3ème dimanche de Pâques A - 26 avril 2020

Avec le Ressuscité, passer de la tristesse à la joie.






          Nous l’avons déjà dit la semaine passée : la fête de Pâques est la fête du Passage. Nous pouvons l’expérimenter durant la nuit pascale à travers les différents extraits de la Parole de Dieu que nous lisons. Nous le comprenons dans l’acte même de Jésus qui passe de la mort à la vie. Et nous avons commencé à comprendre que ce grand passage en entraînait une série d’autres, plus petits, moins spectaculaires, mais tout aussi importants. La semaine passée, nous étions invités à passer du doute à la foi. Cette semaine, avec l’épisode des disciples d’Emmaüs, le Ressuscité nous invite à passer de la tristesse à la joie. 

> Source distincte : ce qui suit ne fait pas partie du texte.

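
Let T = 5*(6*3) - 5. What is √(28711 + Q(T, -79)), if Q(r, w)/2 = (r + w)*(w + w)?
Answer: √26815 ≈ 163.75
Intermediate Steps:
T = 85 (T = 5*18 - 5 = 90 - 5 = 85)
Q(r, w) = 4*w*(r + w) (Q(r, w) = 2*((r + w)*(w + w)) = 2*((r + w)*(2*w)) = 2*(2*w*(r + w)) = 4*w*(r + w))
√(28711 + Q(T, -79)) = √(28711 + 4*(-79)*(85 - 79)) = √(28711 + 4*(-79)*6) = √(28711 - 1896) = √26815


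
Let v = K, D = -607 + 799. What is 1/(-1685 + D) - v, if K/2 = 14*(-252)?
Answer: 10534607/1493 ≈ 7056.0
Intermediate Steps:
D = 192
K = -7056 (K = 2*(14*(-252)) = 2*(-3528) = -7056)
v = -7056
1/(-1685 + D) - v = 1/(-1685 + 192) - 1*(-7056) = 1/(-1493) + 7056 = -1/1493 + 7056 = 10534607/1493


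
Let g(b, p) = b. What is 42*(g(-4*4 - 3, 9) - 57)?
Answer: -3192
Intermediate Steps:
42*(g(-4*4 - 3, 9) - 57) = 42*((-4*4 - 3) - 57) = 42*((-16 - 3) - 57) = 42*(-19 - 57) = 42*(-76) = -3192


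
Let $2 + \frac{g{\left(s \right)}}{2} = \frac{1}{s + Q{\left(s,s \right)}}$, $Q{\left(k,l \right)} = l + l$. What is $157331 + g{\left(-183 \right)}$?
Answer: $\frac{86372521}{549} \approx 1.5733 \cdot 10^{5}$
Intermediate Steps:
$Q{\left(k,l \right)} = 2 l$
$g{\left(s \right)} = -4 + \frac{2}{3 s}$ ($g{\left(s \right)} = -4 + \frac{2}{s + 2 s} = -4 + \frac{2}{3 s}$)
$157331 + g{\left(-183 \right)} = 157331 - \left(4 - \frac{2}{3 \left(-183\right)}\right) = 157331 + \left(-4 + \frac{2}{3} \left(- \frac{1}{183}\right)\right) = 157331 - \frac{2198}{549} = \frac{86372521}{549}$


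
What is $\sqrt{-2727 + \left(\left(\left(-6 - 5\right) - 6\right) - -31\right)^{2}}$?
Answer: $i \sqrt{2531} \approx 50.309 i$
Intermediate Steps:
$\sqrt{-2727 + \left(\left(\left(-6 - 5\right) - 6\right) - -31\right)^{2}} = \sqrt{-2727 + \left(\left(-11 - 6\right) + 31\right)^{2}} = \sqrt{-2727 + \left(-17 + 31\right)^{2}} = \sqrt{-2727 + 14^{2}} = \sqrt{-2727 + 196} = \sqrt{-2531} = i \sqrt{2531}$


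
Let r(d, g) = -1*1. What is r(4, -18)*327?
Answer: -327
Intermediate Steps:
r(d, g) = -1
r(4, -18)*327 = -1*327 = -327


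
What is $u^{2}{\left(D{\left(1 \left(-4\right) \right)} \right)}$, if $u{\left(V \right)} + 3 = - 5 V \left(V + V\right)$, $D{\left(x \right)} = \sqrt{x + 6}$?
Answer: $529$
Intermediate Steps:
$D{\left(x \right)} = \sqrt{6 + x}$
$u{\left(V \right)} = -3 - 10 V^{2}$ ($u{\left(V \right)} = -3 - 5 V \left(V + V\right) = -3 - 5 V 2 V = -3 - 5 \cdot 2 V^{2} = -3 - 10 V^{2}$)
$u^{2}{\left(D{\left(1 \left(-4\right) \right)} \right)} = \left(-3 - 10 \left(\sqrt{6 + 1 \left(-4\right)}\right)^{2}\right)^{2} = \left(-3 - 10 \left(\sqrt{6 - 4}\right)^{2}\right)^{2} = \left(-3 - 10 \left(\sqrt{2}\right)^{2}\right)^{2} = \left(-3 - 20\right)^{2} = \left(-23\right)^{2} = 529$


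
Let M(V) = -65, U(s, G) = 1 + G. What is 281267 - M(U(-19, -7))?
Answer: 281332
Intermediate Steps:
281267 - M(U(-19, -7)) = 281267 - 1*(-65) = 281267 + 65 = 281332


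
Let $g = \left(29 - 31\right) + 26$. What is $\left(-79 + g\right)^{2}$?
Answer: $3025$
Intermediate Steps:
$g = 24$ ($g = -2 + 26 = 24$)
$\left(-79 + g\right)^{2} = \left(-79 + 24\right)^{2} = \left(-55\right)^{2} = 3025$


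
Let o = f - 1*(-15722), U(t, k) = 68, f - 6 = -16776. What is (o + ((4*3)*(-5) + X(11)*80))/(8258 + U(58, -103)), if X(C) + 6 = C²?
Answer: 4046/4163 ≈ 0.97190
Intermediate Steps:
f = -16770 (f = 6 - 16776 = -16770)
X(C) = -6 + C²
o = -1048 (o = -16770 - 1*(-15722) = -16770 + 15722 = -1048)
(o + ((4*3)*(-5) + X(11)*80))/(8258 + U(58, -103)) = (-1048 + ((4*3)*(-5) + (-6 + 11²)*80))/(8258 + 68) = (-1048 + (12*(-5) + (-6 + 121)*80))/8326 = (-1048 + (-60 + 115*80))*(1/8326) = (-1048 + (-60 + 9200))*(1/8326) = (-1048 + 9140)*(1/8326) = 8092*(1/8326) = 4046/4163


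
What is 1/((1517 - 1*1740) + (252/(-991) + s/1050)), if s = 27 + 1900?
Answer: -1040550/230397593 ≈ -0.0045163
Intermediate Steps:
s = 1927
1/((1517 - 1*1740) + (252/(-991) + s/1050)) = 1/((1517 - 1*1740) + (252/(-991) + 1927/1050)) = 1/((1517 - 1740) + (252*(-1/991) + 1927*(1/1050))) = 1/(-223 + (-252/991 + 1927/1050)) = 1/(-223 + 1645057/1040550) = 1/(-230397593/1040550) = -1040550/230397593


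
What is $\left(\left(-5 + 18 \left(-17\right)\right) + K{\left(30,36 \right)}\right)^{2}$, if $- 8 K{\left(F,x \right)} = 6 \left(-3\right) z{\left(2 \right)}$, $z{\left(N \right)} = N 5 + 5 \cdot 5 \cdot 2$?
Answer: $30976$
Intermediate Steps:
$z{\left(N \right)} = 50 + 5 N$ ($z{\left(N \right)} = 5 N + 25 \cdot 2 = 5 N + 50 = 50 + 5 N$)
$K{\left(F,x \right)} = 135$ ($K{\left(F,x \right)} = - \frac{6 \left(-3\right) \left(50 + 5 \cdot 2\right)}{8} = - \frac{\left(-18\right) \left(50 + 10\right)}{8} = - \frac{\left(-18\right) 60}{8} = \left(- \frac{1}{8}\right) \left(-1080\right) = 135$)
$\left(\left(-5 + 18 \left(-17\right)\right) + K{\left(30,36 \right)}\right)^{2} = \left(\left(-5 + 18 \left(-17\right)\right) + 135\right)^{2} = \left(\left(-5 - 306\right) + 135\right)^{2} = \left(-311 + 135\right)^{2} = \left(-176\right)^{2} = 30976$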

            Voyez-vous, l’histoire de ces deux hommes qui rentrent chez eux au soir de Pâques, c’est notre histoire. Et je dirai qu’elle est singulièrement notre histoire en cette année si particulière où nous ne pouvons nous rassembler pour célébrer Pâques. Il existe effectivement une réelle tristesse cette année chez de nombreux croyants, empêchés de se rassembler pour célébrer le cœur de leur foi, empêchés par la même occasion de communier au Christ Ressuscité. certains auront beau rappeler la communion de désir, cela n’est quand même pas tout-à-fait la même chose, et ne donne pas le même sentiment d’accomplissement et de présence réelle au cœur même de notre vie de Celui qui a livré la sienne pour nous. Sans trop couper les cheveux en quatre, nous pouvons donc affirmer que l’histoire de ces deux hommes, l’un nommé Cléophas, l’autre restant inconnu, qui s’en vont chez eux, tristes et abattus, c’est l’histoire de notre humanité, perdue dans ses rêves de gloire qui s’en retourne vers d’autres chimères, déçue par celui qu’elle n’a pas su reconnaître comme Sauveur lorsqu’il était pendu au bois de la croix. C’est l’histoire de notre humanité aujourd’hui, qui se rend compte soudainement qu’elle n’est pas toute puissante, et qui découvre qu’un petit rien, invisible mais destructeur, peut transformer le monde en immense prison, et réduire à néant notre style de vie et celle de toutes nos sociétés. 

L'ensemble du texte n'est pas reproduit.